While we Strive  de Arno Schuitemaker, dans le cadre du festival Faits d'hiver de Micadanses.

Sur le plateau nu, 3 petits objets posés au sol ; en fond sonore un léger bruit de soufflerie, lointain. Trois danseurs entrent en scène et viennent se placer face au public. Ils se regardent ou nous fixent avec insistance, le sourire aux lèvres. Il y a quelque chose de ludique dans cette présence sans pathos. Quelques instants s’écoulent ainsi puis ils vont se saisirent de l'objet posé non loin derrière chacun d’entre eux. A cet instant le son devient plus présent. On comprend alors que ces objets sont de petites enceintes bluetooth, qui une fois retournées et empoignées, diffusent une trame sonore en continu qui va peu à peu se développer.
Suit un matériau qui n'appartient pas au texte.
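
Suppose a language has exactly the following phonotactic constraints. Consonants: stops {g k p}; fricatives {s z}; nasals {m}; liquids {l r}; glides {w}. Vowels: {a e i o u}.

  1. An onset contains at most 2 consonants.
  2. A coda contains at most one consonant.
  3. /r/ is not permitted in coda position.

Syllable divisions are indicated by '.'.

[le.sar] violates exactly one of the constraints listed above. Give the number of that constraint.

[le.sar]: syllable 2 coda contains /r/.
This is a violation of constraint 3: "/r/ is not permitted in coda position."
The remaining constraints (1, 2) are satisfied.

3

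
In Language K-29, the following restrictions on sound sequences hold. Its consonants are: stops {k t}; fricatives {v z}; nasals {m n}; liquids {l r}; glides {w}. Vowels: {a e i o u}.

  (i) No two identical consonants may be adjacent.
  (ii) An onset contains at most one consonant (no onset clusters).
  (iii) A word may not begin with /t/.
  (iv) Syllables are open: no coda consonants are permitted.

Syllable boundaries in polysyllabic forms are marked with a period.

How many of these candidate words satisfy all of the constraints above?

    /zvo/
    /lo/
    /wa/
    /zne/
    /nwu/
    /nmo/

2

/zvo/ — violates constraint (ii): syllable 1 onset /zv/ has 2 consonants (> 1) → phonotactically illegal
/lo/ — σ1 onset /l/, coda /∅/ ok → phonotactically legal
/wa/ — σ1 onset /w/, coda /∅/ ok → phonotactically legal
/zne/ — violates constraint (ii): syllable 1 onset /zn/ has 2 consonants (> 1) → phonotactically illegal
/nwu/ — violates constraint (ii): syllable 1 onset /nw/ has 2 consonants (> 1) → phonotactically illegal
/nmo/ — violates constraint (ii): syllable 1 onset /nm/ has 2 consonants (> 1) → phonotactically illegal
Phonotactically legal: /lo/, /wa/ → 2.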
Chaque danseur revient face au public avant de se mettre à jouer avec cette enceinte qu’il gardera toujours ainsi dans la main.
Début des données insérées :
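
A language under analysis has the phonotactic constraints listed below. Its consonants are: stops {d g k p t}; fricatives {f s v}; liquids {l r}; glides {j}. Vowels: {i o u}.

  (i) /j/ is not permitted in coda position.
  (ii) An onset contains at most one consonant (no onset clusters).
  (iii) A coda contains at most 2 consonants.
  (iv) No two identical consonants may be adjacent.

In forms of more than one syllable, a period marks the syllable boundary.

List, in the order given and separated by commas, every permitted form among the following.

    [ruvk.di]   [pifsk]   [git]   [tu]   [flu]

[ruvk.di], [git], [tu]

[ruvk.di] — σ1 onset /r/, coda /vk/ (2C) ok; σ2 onset /d/, coda /∅/ ok → permitted
[pifsk] — violates constraint (iii): syllable 1 coda /fsk/ has 3 consonants (> 2) → not permitted
[git] — σ1 onset /g/, coda /t/ ok → permitted
[tu] — σ1 onset /t/, coda /∅/ ok → permitted
[flu] — violates constraint (ii): syllable 1 onset /fl/ has 2 consonants (> 1) → not permitted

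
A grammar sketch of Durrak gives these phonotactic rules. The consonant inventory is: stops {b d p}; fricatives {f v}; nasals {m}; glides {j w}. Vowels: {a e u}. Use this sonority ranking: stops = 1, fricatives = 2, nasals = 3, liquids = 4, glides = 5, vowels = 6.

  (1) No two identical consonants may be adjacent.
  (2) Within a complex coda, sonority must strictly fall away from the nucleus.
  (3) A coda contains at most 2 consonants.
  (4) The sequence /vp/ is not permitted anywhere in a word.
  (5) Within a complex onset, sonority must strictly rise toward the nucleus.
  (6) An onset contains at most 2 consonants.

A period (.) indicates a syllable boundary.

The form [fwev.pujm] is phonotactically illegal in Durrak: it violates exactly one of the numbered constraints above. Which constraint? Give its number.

[fwev.pujm]: contains banned sequence /vp/.
This is a violation of constraint 4: "The sequence /vp/ is not permitted anywhere in a word."
The remaining constraints (1, 2, 3, 5, 6) are satisfied.

4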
Avec ce simple geste de la main qui s'éloigne ou se rapproche du corps et explore l’espace dans toutes ses dimensions, le son se spatialise peu à peu, d’autant plus que les danseurs prennent aussi possession du plateau en se (dé)plaçant à égale distance les uns des autres. Ensemble, à l’unisson, ils vont développer les étapes successives d'un mouvement, qui partant de la main, devient plus ample et se propage au bras puis à l'épaule pour gagner le reste du corps tout entier, dans une écriture chorégraphique faite de répétitions, de variations - de vitesse et d’intensité - et d’accumulations de ce geste initial.

Finalement une forme de boucle se met en place car on ne sait plus si c'est le danseur qui spatialise le son dans ses multiples variations de déplacements ou si c’est le son, qui gagnant aussi en volume au sein duquel apparaissent peu à peu des figures rythmiques plus marquées, amène les danseurs à occuper l'espace du plateau et à développer une danse d’une grande physicalité.
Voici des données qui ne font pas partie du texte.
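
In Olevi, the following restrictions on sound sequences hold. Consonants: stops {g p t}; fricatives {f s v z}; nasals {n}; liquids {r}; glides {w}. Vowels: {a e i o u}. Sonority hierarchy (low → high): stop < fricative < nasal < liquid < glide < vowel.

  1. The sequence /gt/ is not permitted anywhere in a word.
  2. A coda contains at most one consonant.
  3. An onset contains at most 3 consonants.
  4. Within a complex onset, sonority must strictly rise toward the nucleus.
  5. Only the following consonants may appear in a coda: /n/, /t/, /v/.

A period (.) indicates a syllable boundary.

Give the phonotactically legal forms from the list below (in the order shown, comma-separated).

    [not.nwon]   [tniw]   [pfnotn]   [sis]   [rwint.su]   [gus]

[not.nwon] — σ1 onset /n/, coda /t/ ok; σ2 onset /nw/ (3→5 rises), coda /n/ ok → phonotactically legal
[tniw] — violates constraint 5: syllable 1 coda contains /w/, which is not a licensed coda consonant → phonotactically illegal
[pfnotn] — violates constraint 2: syllable 1 coda /tn/ has 2 consonants (> 1) → phonotactically illegal
[sis] — violates constraint 5: syllable 1 coda contains /s/, which is not a licensed coda consonant → phonotactically illegal
[rwint.su] — violates constraint 2: syllable 1 coda /nt/ has 2 consonants (> 1) → phonotactically illegal
[gus] — violates constraint 5: syllable 1 coda contains /s/, which is not a licensed coda consonant → phonotactically illegal

[not.nwon]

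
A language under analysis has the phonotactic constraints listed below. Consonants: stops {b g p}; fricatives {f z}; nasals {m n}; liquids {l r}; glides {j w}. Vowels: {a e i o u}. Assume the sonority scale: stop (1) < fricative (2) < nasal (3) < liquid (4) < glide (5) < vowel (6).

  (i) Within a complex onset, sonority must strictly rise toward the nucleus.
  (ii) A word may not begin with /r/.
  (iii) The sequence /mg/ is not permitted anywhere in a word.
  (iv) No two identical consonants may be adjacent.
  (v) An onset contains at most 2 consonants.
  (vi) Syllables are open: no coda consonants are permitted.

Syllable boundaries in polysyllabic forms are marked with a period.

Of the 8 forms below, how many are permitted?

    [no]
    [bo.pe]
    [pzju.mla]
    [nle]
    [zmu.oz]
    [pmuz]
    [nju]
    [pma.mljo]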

Si les danseurs enchainent les variations à l’unisson, la dernière partie les voit s’en affranchir pour poursuivre cette ‘transe’ individuelle qui s’achève sur un cut du son et de la lumière.

A partir d’une proposition toute minimale avec ses développements successifs, ses multiples variations, une haute intensité d’interprétation, on assiste à une belle pièce qui établit un lien très immédiat et jouissif entre le son et le mouvement. Quand voir, c’est entendre et entendre, c’est voir. Un chorégraphe à suivre assurément.